Empathy and Communication: The Dynamic Duo


After fully identifying the specifics of what you hate (as discussed in the previous post), you are ready to move into the next two steps. Time to develop an us-us approach.

This requires you to empathize with others, even those you have no sympathy for. The dictionary defines empathy as “the ability to understand and share the feelings of others.” This goes deeper than sympathy, which acknowledges the other person’s pain and, perhaps, even providing comfort. With empathy you acknowledge the other person’s pain because you have experienced similar feelings or can put yourself in the other person’s shoes.

With an “Us and Them” perspective you can only sympathize because you are separating yourself, your experience from the other. With an “Us-Us” perspective you are acknowledging the connection to another at a personal level. Only when you can do this can you fully understand the other.

Before I retired I was a sex-offender therapist in the prison system. Many people couldn’t understand how I could possibly work with such “monsters.” And if I saw them as “monsters” there would have been no way I could have made a difference. I’d have believed that once a monster, always a monster and therapy couldn’t change anything. I had to be able to see them as human beings with much in common with the rest of us. They have feelings, strengths, weaknesses, dreams, and goals. They are not “bad through and through”, as someone put it.

When I got to know them as human beings and learned their stories, their histories, their failures and successes I could relate to them on a “us-us” level. That didn’t mean I had been a sex offender or that I condoned any of what they had done. But I could understand how they got to that point and I could work with them to make the changes they needed to make in order to live healthier and happier lives. They had a lot of work to do to change their thoughts and beliefs in order to make better choices. The hardest of which, for some, was developing empathy. Because as long as they didn’t recognize the harm they had done to their victims they really didn’t have any desire to change. Developing empathy helped them acknowledge the pain they had caused in others and led them to feel remorse. Only then were they motivated to do the hard work necessary to change.

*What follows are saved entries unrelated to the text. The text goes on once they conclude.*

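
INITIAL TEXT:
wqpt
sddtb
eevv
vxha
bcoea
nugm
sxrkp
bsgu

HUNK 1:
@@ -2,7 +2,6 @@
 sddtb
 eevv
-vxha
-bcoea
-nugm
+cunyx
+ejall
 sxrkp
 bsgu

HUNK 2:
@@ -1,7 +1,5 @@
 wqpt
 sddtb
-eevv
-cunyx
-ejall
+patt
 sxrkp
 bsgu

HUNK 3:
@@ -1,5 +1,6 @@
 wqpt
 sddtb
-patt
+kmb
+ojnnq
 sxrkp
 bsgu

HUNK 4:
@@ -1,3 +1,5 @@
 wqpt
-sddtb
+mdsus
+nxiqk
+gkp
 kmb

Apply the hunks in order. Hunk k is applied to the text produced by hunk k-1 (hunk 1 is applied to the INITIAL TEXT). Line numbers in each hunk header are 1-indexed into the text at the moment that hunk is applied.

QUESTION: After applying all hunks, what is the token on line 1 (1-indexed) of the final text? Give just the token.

Hunk 1: at line 2 remove [vxha,bcoea,nugm] add [cunyx,ejall] -> 7 lines: wqpt sddtb eevv cunyx ejall sxrkp bsgu
Hunk 2: at line 1 remove [eevv,cunyx,ejall] add [patt] -> 5 lines: wqpt sddtb patt sxrkp bsgu
Hunk 3: at line 1 remove [patt] add [kmb,ojnnq] -> 6 lines: wqpt sddtb kmb ojnnq sxrkp bsgu
Hunk 4: at line 1 remove [sddtb] add [mdsus,nxiqk,gkp] -> 8 lines: wqpt mdsus nxiqk gkp kmb ojnnq sxrkp bsgu
Final line 1: wqpt

Answer: wqpt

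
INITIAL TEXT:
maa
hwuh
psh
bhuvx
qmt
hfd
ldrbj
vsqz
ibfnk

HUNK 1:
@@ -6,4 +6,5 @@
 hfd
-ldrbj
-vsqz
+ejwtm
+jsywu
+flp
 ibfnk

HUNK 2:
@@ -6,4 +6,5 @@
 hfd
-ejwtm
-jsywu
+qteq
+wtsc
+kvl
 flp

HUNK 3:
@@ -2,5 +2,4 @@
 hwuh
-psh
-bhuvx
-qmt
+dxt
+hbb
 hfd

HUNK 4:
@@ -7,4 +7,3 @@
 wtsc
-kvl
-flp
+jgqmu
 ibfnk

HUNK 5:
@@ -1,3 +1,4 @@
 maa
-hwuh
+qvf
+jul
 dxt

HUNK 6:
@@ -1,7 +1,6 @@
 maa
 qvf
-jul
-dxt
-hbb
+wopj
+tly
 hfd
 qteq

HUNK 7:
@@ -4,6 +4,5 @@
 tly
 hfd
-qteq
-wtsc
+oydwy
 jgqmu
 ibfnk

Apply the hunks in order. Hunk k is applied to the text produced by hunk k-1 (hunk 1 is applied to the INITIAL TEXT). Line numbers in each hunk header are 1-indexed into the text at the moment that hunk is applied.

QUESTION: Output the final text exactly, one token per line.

Answer: maa
qvf
wopj
tly
hfd
oydwy
jgqmu
ibfnk

Derivation:
Hunk 1: at line 6 remove [ldrbj,vsqz] add [ejwtm,jsywu,flp] -> 10 lines: maa hwuh psh bhuvx qmt hfd ejwtm jsywu flp ibfnk
Hunk 2: at line 6 remove [ejwtm,jsywu] add [qteq,wtsc,kvl] -> 11 lines: maa hwuh psh bhuvx qmt hfd qteq wtsc kvl flp ibfnk
Hunk 3: at line 2 remove [psh,bhuvx,qmt] add [dxt,hbb] -> 10 lines: maa hwuh dxt hbb hfd qteq wtsc kvl flp ibfnk
Hunk 4: at line 7 remove [kvl,flp] add [jgqmu] -> 9 lines: maa hwuh dxt hbb hfd qteq wtsc jgqmu ibfnk
Hunk 5: at line 1 remove [hwuh] add [qvf,jul] -> 10 lines: maa qvf jul dxt hbb hfd qteq wtsc jgqmu ibfnk
Hunk 6: at line 1 remove [jul,dxt,hbb] add [wopj,tly] -> 9 lines: maa qvf wopj tly hfd qteq wtsc jgqmu ibfnk
Hunk 7: at line 4 remove [qteq,wtsc] add [oydwy] -> 8 lines: maa qvf wopj tly hfd oydwy jgqmu ibfnk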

With major conflicts between countries, or groups of people, if there is no empathy they can believe that the “other” is less than human and their hate can turn quickly to violence without feeling any regret for the atrocities they commit. The Germans thought the Jews were less than human, or at least a lower form of human. Their treatment of the people in the concentration camps was unimaginably atrocious. One religion defines another as evil and they are then free to destroy them with pride. One group of people demonizes another group of people because they are different in some way and can then violently attack them. Some of the crimes against blacks in America are only possible if you refuse to acknowledge the pain they cause.

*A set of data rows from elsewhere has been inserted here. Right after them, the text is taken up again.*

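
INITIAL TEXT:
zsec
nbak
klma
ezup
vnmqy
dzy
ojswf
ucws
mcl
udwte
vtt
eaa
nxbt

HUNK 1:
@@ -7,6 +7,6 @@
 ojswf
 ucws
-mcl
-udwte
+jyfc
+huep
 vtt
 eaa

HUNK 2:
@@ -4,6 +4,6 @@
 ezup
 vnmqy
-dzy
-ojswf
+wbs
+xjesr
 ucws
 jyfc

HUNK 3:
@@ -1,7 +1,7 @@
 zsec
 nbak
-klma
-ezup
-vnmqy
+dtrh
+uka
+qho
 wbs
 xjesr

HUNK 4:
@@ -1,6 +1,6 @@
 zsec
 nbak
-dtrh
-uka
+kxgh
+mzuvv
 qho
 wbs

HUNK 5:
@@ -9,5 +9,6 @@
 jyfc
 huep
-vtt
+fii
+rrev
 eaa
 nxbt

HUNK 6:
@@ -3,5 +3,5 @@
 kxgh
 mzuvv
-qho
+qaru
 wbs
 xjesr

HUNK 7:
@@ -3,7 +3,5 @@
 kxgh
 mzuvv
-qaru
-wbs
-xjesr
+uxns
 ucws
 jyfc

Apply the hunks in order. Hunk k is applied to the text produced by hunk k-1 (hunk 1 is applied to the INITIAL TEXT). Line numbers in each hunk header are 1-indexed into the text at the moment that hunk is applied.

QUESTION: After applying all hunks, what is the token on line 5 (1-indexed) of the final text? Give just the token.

Answer: uxns

Derivation:
Hunk 1: at line 7 remove [mcl,udwte] add [jyfc,huep] -> 13 lines: zsec nbak klma ezup vnmqy dzy ojswf ucws jyfc huep vtt eaa nxbt
Hunk 2: at line 4 remove [dzy,ojswf] add [wbs,xjesr] -> 13 lines: zsec nbak klma ezup vnmqy wbs xjesr ucws jyfc huep vtt eaa nxbt
Hunk 3: at line 1 remove [klma,ezup,vnmqy] add [dtrh,uka,qho] -> 13 lines: zsec nbak dtrh uka qho wbs xjesr ucws jyfc huep vtt eaa nxbt
Hunk 4: at line 1 remove [dtrh,uka] add [kxgh,mzuvv] -> 13 lines: zsec nbak kxgh mzuvv qho wbs xjesr ucws jyfc huep vtt eaa nxbt
Hunk 5: at line 9 remove [vtt] add [fii,rrev] -> 14 lines: zsec nbak kxgh mzuvv qho wbs xjesr ucws jyfc huep fii rrev eaa nxbt
Hunk 6: at line 3 remove [qho] add [qaru] -> 14 lines: zsec nbak kxgh mzuvv qaru wbs xjesr ucws jyfc huep fii rrev eaa nxbt
Hunk 7: at line 3 remove [qaru,wbs,xjesr] add [uxns] -> 12 lines: zsec nbak kxgh mzuvv uxns ucws jyfc huep fii rrev eaa nxbt
Final line 5: uxns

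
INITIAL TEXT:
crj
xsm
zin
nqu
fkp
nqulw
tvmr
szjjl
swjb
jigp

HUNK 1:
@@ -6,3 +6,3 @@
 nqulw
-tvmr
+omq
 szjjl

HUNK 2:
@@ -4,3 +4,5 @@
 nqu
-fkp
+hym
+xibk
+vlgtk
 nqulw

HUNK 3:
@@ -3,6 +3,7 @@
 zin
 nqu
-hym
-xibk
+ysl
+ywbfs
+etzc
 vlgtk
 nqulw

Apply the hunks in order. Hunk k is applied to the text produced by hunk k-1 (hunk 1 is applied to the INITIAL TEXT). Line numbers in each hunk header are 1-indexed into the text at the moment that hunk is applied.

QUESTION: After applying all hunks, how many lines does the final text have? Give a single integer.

Answer: 13

Derivation:
Hunk 1: at line 6 remove [tvmr] add [omq] -> 10 lines: crj xsm zin nqu fkp nqulw omq szjjl swjb jigp
Hunk 2: at line 4 remove [fkp] add [hym,xibk,vlgtk] -> 12 lines: crj xsm zin nqu hym xibk vlgtk nqulw omq szjjl swjb jigp
Hunk 3: at line 3 remove [hym,xibk] add [ysl,ywbfs,etzc] -> 13 lines: crj xsm zin nqu ysl ywbfs etzc vlgtk nqulw omq szjjl swjb jigp
Final line count: 13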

As long as we choose to separate from others who are different we can avoid acknowledging the pain caused by our hate.

When we choose to see others as equals as humans, as long as we acknowledge that we have similar feelings and flaws, we can then successfully communicate. Communication requires that understanding we listen. By listening we can learn what the other is thinking and feeling and when we can identify what is really going on. We can communicate the specific reasons we feel angry or threatened and can begin to dissipate negative emotions. We can discuss the issues more rationally. We have a better chance of reaching a good compromise, finding win-win solutions,  and curb the feelings of hate and fear. If we talk about our hate only using the generalizations and stereotypes the anger can intensify and the hatred becomes inflamed. This is the effect of “hate speech”, the name-calling and demonization of the “other.”

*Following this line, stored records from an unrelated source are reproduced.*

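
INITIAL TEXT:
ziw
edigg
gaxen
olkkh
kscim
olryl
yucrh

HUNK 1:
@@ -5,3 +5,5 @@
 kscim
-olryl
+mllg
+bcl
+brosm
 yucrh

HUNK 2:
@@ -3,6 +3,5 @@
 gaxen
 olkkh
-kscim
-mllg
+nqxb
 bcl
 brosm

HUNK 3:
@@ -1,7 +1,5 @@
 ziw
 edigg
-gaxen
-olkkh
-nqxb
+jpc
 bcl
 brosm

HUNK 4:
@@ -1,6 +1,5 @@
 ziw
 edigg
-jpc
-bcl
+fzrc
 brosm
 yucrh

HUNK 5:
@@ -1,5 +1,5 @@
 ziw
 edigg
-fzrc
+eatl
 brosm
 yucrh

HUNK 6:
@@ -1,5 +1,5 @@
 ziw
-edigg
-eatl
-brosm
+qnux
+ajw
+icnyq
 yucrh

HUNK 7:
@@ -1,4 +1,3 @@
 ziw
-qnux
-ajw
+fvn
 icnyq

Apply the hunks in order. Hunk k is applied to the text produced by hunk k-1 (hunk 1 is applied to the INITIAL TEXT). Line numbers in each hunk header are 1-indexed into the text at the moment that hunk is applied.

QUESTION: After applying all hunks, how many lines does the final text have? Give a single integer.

Answer: 4

Derivation:
Hunk 1: at line 5 remove [olryl] add [mllg,bcl,brosm] -> 9 lines: ziw edigg gaxen olkkh kscim mllg bcl brosm yucrh
Hunk 2: at line 3 remove [kscim,mllg] add [nqxb] -> 8 lines: ziw edigg gaxen olkkh nqxb bcl brosm yucrh
Hunk 3: at line 1 remove [gaxen,olkkh,nqxb] add [jpc] -> 6 lines: ziw edigg jpc bcl brosm yucrh
Hunk 4: at line 1 remove [jpc,bcl] add [fzrc] -> 5 lines: ziw edigg fzrc brosm yucrh
Hunk 5: at line 1 remove [fzrc] add [eatl] -> 5 lines: ziw edigg eatl brosm yucrh
Hunk 6: at line 1 remove [edigg,eatl,brosm] add [qnux,ajw,icnyq] -> 5 lines: ziw qnux ajw icnyq yucrh
Hunk 7: at line 1 remove [qnux,ajw] add [fvn] -> 4 lines: ziw fvn icnyq yucrh
Final line count: 4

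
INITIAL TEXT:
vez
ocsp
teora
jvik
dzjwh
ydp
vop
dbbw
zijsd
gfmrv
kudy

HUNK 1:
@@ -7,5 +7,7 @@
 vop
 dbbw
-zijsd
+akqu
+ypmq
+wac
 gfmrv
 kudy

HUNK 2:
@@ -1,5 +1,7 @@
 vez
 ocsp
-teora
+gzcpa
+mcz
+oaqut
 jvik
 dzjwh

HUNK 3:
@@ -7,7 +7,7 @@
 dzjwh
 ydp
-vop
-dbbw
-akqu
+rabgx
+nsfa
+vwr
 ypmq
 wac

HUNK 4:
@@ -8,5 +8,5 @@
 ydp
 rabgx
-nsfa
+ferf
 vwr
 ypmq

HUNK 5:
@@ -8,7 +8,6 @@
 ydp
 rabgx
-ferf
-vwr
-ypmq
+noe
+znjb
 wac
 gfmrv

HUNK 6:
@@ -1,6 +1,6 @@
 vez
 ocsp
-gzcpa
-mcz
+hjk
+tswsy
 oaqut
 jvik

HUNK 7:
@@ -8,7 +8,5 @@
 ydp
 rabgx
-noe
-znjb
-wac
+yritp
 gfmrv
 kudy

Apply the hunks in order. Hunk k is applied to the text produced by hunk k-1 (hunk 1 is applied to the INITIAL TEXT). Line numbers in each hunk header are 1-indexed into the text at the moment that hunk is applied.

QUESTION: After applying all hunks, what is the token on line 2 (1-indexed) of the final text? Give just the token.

Hunk 1: at line 7 remove [zijsd] add [akqu,ypmq,wac] -> 13 lines: vez ocsp teora jvik dzjwh ydp vop dbbw akqu ypmq wac gfmrv kudy
Hunk 2: at line 1 remove [teora] add [gzcpa,mcz,oaqut] -> 15 lines: vez ocsp gzcpa mcz oaqut jvik dzjwh ydp vop dbbw akqu ypmq wac gfmrv kudy
Hunk 3: at line 7 remove [vop,dbbw,akqu] add [rabgx,nsfa,vwr] -> 15 lines: vez ocsp gzcpa mcz oaqut jvik dzjwh ydp rabgx nsfa vwr ypmq wac gfmrv kudy
Hunk 4: at line 8 remove [nsfa] add [ferf] -> 15 lines: vez ocsp gzcpa mcz oaqut jvik dzjwh ydp rabgx ferf vwr ypmq wac gfmrv kudy
Hunk 5: at line 8 remove [ferf,vwr,ypmq] add [noe,znjb] -> 14 lines: vez ocsp gzcpa mcz oaqut jvik dzjwh ydp rabgx noe znjb wac gfmrv kudy
Hunk 6: at line 1 remove [gzcpa,mcz] add [hjk,tswsy] -> 14 lines: vez ocsp hjk tswsy oaqut jvik dzjwh ydp rabgx noe znjb wac gfmrv kudy
Hunk 7: at line 8 remove [noe,znjb,wac] add [yritp] -> 12 lines: vez ocsp hjk tswsy oaqut jvik dzjwh ydp rabgx yritp gfmrv kudy
Final line 2: ocsp

Answer: ocsp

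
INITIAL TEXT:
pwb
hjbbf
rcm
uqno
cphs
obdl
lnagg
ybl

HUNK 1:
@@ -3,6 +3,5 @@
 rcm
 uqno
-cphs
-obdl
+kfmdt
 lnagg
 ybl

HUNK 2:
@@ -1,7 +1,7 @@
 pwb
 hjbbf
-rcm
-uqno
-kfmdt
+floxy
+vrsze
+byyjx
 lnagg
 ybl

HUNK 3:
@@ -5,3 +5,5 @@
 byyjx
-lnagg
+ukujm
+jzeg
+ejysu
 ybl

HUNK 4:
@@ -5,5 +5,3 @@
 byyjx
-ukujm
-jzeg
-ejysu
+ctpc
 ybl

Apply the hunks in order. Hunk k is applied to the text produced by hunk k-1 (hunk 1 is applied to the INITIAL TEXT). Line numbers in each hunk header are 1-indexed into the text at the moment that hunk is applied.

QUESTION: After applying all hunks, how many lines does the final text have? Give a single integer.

Answer: 7

Derivation:
Hunk 1: at line 3 remove [cphs,obdl] add [kfmdt] -> 7 lines: pwb hjbbf rcm uqno kfmdt lnagg ybl
Hunk 2: at line 1 remove [rcm,uqno,kfmdt] add [floxy,vrsze,byyjx] -> 7 lines: pwb hjbbf floxy vrsze byyjx lnagg ybl
Hunk 3: at line 5 remove [lnagg] add [ukujm,jzeg,ejysu] -> 9 lines: pwb hjbbf floxy vrsze byyjx ukujm jzeg ejysu ybl
Hunk 4: at line 5 remove [ukujm,jzeg,ejysu] add [ctpc] -> 7 lines: pwb hjbbf floxy vrsze byyjx ctpc ybl
Final line count: 7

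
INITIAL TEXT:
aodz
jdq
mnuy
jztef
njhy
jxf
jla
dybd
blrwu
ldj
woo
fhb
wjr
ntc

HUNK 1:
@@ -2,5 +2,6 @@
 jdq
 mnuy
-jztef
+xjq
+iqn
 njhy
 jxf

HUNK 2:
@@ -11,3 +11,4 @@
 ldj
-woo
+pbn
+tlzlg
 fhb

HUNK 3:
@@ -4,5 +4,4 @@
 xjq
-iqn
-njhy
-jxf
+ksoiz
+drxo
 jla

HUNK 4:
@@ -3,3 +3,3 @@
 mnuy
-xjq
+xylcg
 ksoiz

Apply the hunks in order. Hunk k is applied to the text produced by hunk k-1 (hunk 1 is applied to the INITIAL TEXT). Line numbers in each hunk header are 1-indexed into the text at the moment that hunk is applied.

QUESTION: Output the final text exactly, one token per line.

Hunk 1: at line 2 remove [jztef] add [xjq,iqn] -> 15 lines: aodz jdq mnuy xjq iqn njhy jxf jla dybd blrwu ldj woo fhb wjr ntc
Hunk 2: at line 11 remove [woo] add [pbn,tlzlg] -> 16 lines: aodz jdq mnuy xjq iqn njhy jxf jla dybd blrwu ldj pbn tlzlg fhb wjr ntc
Hunk 3: at line 4 remove [iqn,njhy,jxf] add [ksoiz,drxo] -> 15 lines: aodz jdq mnuy xjq ksoiz drxo jla dybd blrwu ldj pbn tlzlg fhb wjr ntc
Hunk 4: at line 3 remove [xjq] add [xylcg] -> 15 lines: aodz jdq mnuy xylcg ksoiz drxo jla dybd blrwu ldj pbn tlzlg fhb wjr ntc

Answer: aodz
jdq
mnuy
xylcg
ksoiz
drxo
jla
dybd
blrwu
ldj
pbn
tlzlg
fhb
wjr
ntc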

We can see this played out in the media these days. One side calling the other insulting names and avoiding any rational discussion. There seems to be no room for compromise or even real exploration of the specifics of what they hate, beyond the labels and stereotypes. So, of course, the hate gets bigger and violence erupts.

Attending to these two steps – empathy and communication – can go a long way in curbing hate in the individual and personal level and on the national and public level.


What are some examples of how you have used these two steps to improve relationships?